Wanderung zu den Kleindenkmalen im Jestetter Zipfel

In Zusammenarbeit mit dem Naturpark Schaffhausen veranstalteten der Schwarzwaldverein Lottstetten und das Bildungswerk Jestetten eine Wanderung zu den Kleindenkmalen. Bei herrlichem Herbstwetter fanden sich zahlreiche Teilnehmer ein, um sich „Auf den Spuren der Vergangenheit“ zu bewegen.

Als Kleindenkmale bezeichnet man Objekte wie Brunnen, Feldkreuze oder Grenzsteine, die zwar nicht unbedingt ein gesetzlich geschütztes Kulturdenkmal sind, aber als für Orte und Landschaft typische, und damit bedeutsam für die Region sind. Da die Kleindenkmale oft übersehen werden, sind sie in ihrem Bestand bedroht, weshalb diese Kleindenkmale in einem Projekt des Landes Baden-Württemberg erfasst wurden. In Lottstetten erfolgte die Erfassung durch den Schwarzwaldverein, in Jestetten durch Bildungswerk und Kolping.

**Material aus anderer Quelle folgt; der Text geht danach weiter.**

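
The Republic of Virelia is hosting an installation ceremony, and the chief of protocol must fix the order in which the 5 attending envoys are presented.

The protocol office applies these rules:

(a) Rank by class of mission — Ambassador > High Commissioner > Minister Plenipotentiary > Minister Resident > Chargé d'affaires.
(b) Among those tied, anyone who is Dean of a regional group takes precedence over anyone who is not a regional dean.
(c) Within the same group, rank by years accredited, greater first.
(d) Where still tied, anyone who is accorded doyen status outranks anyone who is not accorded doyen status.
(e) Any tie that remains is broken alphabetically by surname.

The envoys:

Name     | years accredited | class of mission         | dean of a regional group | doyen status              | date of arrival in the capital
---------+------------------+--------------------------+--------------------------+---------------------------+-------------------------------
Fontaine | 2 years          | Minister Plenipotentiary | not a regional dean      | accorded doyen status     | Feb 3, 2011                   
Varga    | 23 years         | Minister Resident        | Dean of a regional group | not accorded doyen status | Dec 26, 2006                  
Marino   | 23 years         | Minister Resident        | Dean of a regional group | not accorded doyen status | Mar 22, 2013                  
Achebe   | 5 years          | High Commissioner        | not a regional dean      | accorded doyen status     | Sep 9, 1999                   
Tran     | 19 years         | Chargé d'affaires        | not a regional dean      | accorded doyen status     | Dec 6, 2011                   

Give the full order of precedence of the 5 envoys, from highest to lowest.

By class of mission: Achebe (High Commissioner); then Fontaine (Minister Plenipotentiary); then Marino and Varga (Minister Resident); then Tran (Chargé d'affaires).
Marino and Varga are each Dean of a regional group, so the next rule applies.
Marino and Varga both have years accredited 23 years, so the next rule applies.
Marino and Varga are each not accorded doyen status, so the next rule applies.
Among Marino and Varga, alphabetically by surname: Marino before Varga.
Full order: Achebe, Fontaine, Marino, Varga, Tran.

Achebe, Fontaine, Marino, Varga, Tran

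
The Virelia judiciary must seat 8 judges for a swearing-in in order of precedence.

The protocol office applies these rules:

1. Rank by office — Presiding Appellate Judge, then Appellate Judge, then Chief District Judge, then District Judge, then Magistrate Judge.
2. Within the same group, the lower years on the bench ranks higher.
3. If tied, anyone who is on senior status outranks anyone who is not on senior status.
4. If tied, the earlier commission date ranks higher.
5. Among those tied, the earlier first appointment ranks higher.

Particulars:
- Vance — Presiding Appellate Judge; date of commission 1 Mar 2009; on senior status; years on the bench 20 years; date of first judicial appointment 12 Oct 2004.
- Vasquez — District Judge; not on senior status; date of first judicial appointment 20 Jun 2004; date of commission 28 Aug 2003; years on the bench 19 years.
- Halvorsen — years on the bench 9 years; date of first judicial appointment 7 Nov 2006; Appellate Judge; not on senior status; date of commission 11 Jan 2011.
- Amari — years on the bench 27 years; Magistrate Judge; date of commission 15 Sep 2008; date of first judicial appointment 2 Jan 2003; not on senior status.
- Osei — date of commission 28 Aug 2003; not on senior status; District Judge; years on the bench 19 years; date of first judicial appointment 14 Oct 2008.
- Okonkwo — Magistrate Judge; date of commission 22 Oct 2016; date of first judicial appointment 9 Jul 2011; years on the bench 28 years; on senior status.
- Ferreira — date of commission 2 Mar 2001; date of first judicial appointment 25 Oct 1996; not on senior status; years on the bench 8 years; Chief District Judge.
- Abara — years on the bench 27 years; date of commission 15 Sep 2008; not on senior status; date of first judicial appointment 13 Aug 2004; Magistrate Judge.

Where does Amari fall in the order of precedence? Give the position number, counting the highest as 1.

6

By office: Vance (Presiding Appellate Judge); then Halvorsen (Appellate Judge); then Ferreira (Chief District Judge); then Vasquez and Osei (District Judge); then Amari, Abara and Okonkwo (Magistrate Judge).
Vasquez and Osei both have years on the bench 19 years, so the next rule applies.
Vasquez and Osei are each not on senior status, so the next rule applies.
Vasquez and Osei both have date of commission 28 Aug 2003, so the next rule applies.
Among Vasquez and Osei, by date of first judicial appointment (earlier first): Vasquez (20 Jun 2004) before Osei (14 Oct 2008).
Among Amari, Abara and Okonkwo, by years on the bench (lower first): Amari and Abara (27 years) before Okonkwo (28 years).
Amari and Abara are each not on senior status, so the next rule applies.
Amari and Abara both have date of commission 15 Sep 2008, so the next rule applies.
Among Amari and Abara, by date of first judicial appointment (earlier first): Amari (2 Jan 2003) before Abara (13 Aug 2004).
Order: Vance, Halvorsen, Ferreira, Vasquez, Osei, Amari, Abara, Okonkwo. So position 6.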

Die Wanderung begann an der kath. Kirche in Lottstetten, wo die Gedenksäule an den Krieg von 1870/71 erklärt wurde. Bis vor einigen Jahren stand diese Säule versteckt und unbeachtet, im Zuge der Erfassung der Kleindenkmale wurde die Säule durch Jürgen Kübler restauriert und an einem geeigneteren Ort aufgestellt.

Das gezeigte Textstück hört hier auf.